Bullrich no solo logró evitar un enfrentamiento inmediato, sino que también ganó tiempo frente a la presión de sus aliados. Para esta semana, la comisión de Asuntos no se reunirá para discutir la reforma política ni Ficha Limpia, sin embargo, se anticipa que lo hará en la próxima sesión. En principio, sólo se abordaría la normativa libertaria que “blinda” la propiedad privada. La reunión será en plenario, en conjunta con la de Legislación General, y se esperan novedades para esta tarde.

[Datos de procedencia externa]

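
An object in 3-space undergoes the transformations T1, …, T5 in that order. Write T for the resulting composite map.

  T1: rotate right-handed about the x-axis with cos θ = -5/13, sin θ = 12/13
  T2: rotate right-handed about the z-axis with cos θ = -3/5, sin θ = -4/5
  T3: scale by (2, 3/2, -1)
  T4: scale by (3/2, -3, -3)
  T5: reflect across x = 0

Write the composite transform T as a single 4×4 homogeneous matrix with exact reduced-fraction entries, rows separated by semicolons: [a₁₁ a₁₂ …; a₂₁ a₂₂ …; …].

T = [9/5 12/13 144/65 0; 18/5 -27/26 -162/65 0; 0 36/13 -15/13 0; 0 0 0 1]

T1 = [1 0 0 0; 0 -5/13 -12/13 0; 0 12/13 -5/13 0; 0 0 0 1]
T2·T1 = [-3/5 -4/13 -48/65 0; -4/5 3/13 36/65 0; 0 12/13 -5/13 0; 0 0 0 1]
T3·…·T1 = [-6/5 -8/13 -96/65 0; -6/5 9/26 54/65 0; 0 -12/13 5/13 0; 0 0 0 1]
T4·…·T1 = [-9/5 -12/13 -144/65 0; 18/5 -27/26 -162/65 0; 0 36/13 -15/13 0; 0 0 0 1]
T5·…·T1 = [9/5 12/13 144/65 0; 18/5 -27/26 -162/65 0; 0 36/13 -15/13 0; 0 0 0 1]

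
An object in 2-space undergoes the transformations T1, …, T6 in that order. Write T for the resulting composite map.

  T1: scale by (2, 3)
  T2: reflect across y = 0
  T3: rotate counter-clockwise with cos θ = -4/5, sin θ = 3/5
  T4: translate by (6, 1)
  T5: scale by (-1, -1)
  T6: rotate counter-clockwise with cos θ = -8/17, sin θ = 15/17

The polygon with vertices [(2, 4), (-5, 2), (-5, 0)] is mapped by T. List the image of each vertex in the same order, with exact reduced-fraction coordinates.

image vertices: (275/17, -46/17), (689/85, -1328/85), (37/17, -250/17)

T1 scale by (2, 3): (2, 4) → (4, 12); (-5, 2) → (-10, 6); (-5, 0) → (-10, 0)
T2 reflect across y = 0: (4, 12) → (4, -12); (-10, 6) → (-10, -6); (-10, 0) → (-10, 0)
T3 rotate counter-clockwise with cos θ = -4/5, sin θ = 3/5: (4, -12) → (4, 12); (-10, -6) → (58/5, -6/5); (-10, 0) → (8, -6)
T4 translate by (6, 1): (4, 12) → (10, 13); (58/5, -6/5) → (88/5, -1/5); (8, -6) → (14, -5)
T5 scale by (-1, -1): (10, 13) → (-10, -13); (88/5, -1/5) → (-88/5, 1/5); (14, -5) → (-14, 5)
T6 rotate counter-clockwise with cos θ = -8/17, sin θ = 15/17: (-10, -13) → (275/17, -46/17); (-88/5, 1/5) → (689/85, -1328/85); (-14, 5) → (37/17, -250/17)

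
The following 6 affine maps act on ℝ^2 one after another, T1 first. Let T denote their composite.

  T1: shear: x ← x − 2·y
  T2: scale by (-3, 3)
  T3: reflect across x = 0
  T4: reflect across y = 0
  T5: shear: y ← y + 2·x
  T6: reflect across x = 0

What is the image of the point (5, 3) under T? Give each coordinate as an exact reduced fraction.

T1 shear: x ← x − 2·y: (5, 3) → (-1, 3)
T2 scale by (-3, 3): (-1, 3) → (3, 9)
T3 reflect across x = 0: (3, 9) → (-3, 9)
T4 reflect across y = 0: (-3, 9) → (-3, -9)
T5 shear: y ← y + 2·x: (-3, -9) → (-3, -15)
T6 reflect across x = 0: (-3, -15) → (3, -15)

T(p) = (3, -15)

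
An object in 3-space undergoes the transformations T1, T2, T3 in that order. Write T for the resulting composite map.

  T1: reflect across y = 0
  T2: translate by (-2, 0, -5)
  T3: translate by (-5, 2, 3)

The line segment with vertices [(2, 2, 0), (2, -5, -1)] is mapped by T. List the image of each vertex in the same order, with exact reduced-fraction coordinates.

image vertices: (-5, 0, -2), (-5, 7, -3)

T1 reflect across y = 0: (2, 2, 0) → (2, -2, 0); (2, -5, -1) → (2, 5, -1)
T2 translate by (-2, 0, -5): (2, -2, 0) → (0, -2, -5); (2, 5, -1) → (0, 5, -6)
T3 translate by (-5, 2, 3): (0, -2, -5) → (-5, 0, -2); (0, 5, -6) → (-5, 7, -3)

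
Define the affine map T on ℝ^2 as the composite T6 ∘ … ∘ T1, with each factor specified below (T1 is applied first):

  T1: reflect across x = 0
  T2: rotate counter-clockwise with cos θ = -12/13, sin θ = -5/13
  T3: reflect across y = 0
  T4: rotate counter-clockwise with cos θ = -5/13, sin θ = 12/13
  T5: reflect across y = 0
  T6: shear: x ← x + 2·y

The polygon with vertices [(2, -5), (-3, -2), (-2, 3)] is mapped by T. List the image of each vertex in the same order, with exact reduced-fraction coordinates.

T1 reflect across x = 0: (2, -5) → (-2, -5); (-3, -2) → (3, -2); (-2, 3) → (2, 3)
T2 rotate counter-clockwise with cos θ = -12/13, sin θ = -5/13: (-2, -5) → (-1/13, 70/13); (3, -2) → (-46/13, 9/13); (2, 3) → (-9/13, -46/13)
T3 reflect across y = 0: (-1/13, 70/13) → (-1/13, -70/13); (-46/13, 9/13) → (-46/13, -9/13); (-9/13, -46/13) → (-9/13, 46/13)
T4 rotate counter-clockwise with cos θ = -5/13, sin θ = 12/13: (-1/13, -70/13) → (5, 2); (-46/13, -9/13) → (2, -3); (-9/13, 46/13) → (-3, -2)
T5 reflect across y = 0: (5, 2) → (5, -2); (2, -3) → (2, 3); (-3, -2) → (-3, 2)
T6 shear: x ← x + 2·y: (5, -2) → (1, -2); (2, 3) → (8, 3); (-3, 2) → (1, 2)

image vertices: (1, -2), (8, 3), (1, 2)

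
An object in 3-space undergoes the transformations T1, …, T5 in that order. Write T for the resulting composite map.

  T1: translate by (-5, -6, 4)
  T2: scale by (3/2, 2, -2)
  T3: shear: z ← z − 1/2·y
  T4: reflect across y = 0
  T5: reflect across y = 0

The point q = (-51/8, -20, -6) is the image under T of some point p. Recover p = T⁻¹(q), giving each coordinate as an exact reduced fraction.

T1 = [1 0 0 -5; 0 1 0 -6; 0 0 1 4; 0 0 0 1]
T2·T1 = [3/2 0 0 -15/2; 0 2 0 -12; 0 0 -2 -8; 0 0 0 1]
T3·…·T1 = [3/2 0 0 -15/2; 0 2 0 -12; 0 -1 -2 -2; 0 0 0 1]
T4·…·T1 = [3/2 0 0 -15/2; 0 -2 0 12; 0 -1 -2 -2; 0 0 0 1]
T5·…·T1 = [3/2 0 0 -15/2; 0 2 0 -12; 0 -1 -2 -2; 0 0 0 1]
det M = -6; M⁻¹ = [2/3 0 0 5; 0 1/2 0 6; 0 -1/4 -1/2 -4; 0 0 0 1]
M⁻¹ · (-51/8, -20, -6)ᵀ = (3/4, -4, 4)ᵀ

p = (3/4, -4, 4)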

Al concluir la sesión del jueves, una senadora aliada que estaba al tanto de la situación comentó: “Nosotros vamos a pedir que se ponga a la vista el conjunto de proyectos sobre Ficha Limpia que sin duda avanzarían más rápido que una reforma política que hoy se encuentra estancada. El Gobierno desea que se apruebe todo el mismo día, lo que es imposible al comparar el soporte de cada tema. No queda más margen para ocultar nada.”
Resulta interesante observar cómo se posicionará no solo el oficialismo, sino también la propia Casa Rosada. Ante posturas rígidas -sin consenso-, la negativa a firmar esta ley -dado que los aliados tienen la capacidad de presionar- podría acercarse a la casi segura oposición del kirchnerismo. Por ejemplo, el interbloque peronista ha designado a la ex vicegobernadora Florencia López (La Rioja) como vicepresidente de la comisión de Asuntos Constitucionales, una de las pocas voces que no pierde oportunidad para criticar al Gobierno. Otros colegas, de forma repentina, han optado por un silencio que resulta llamativo.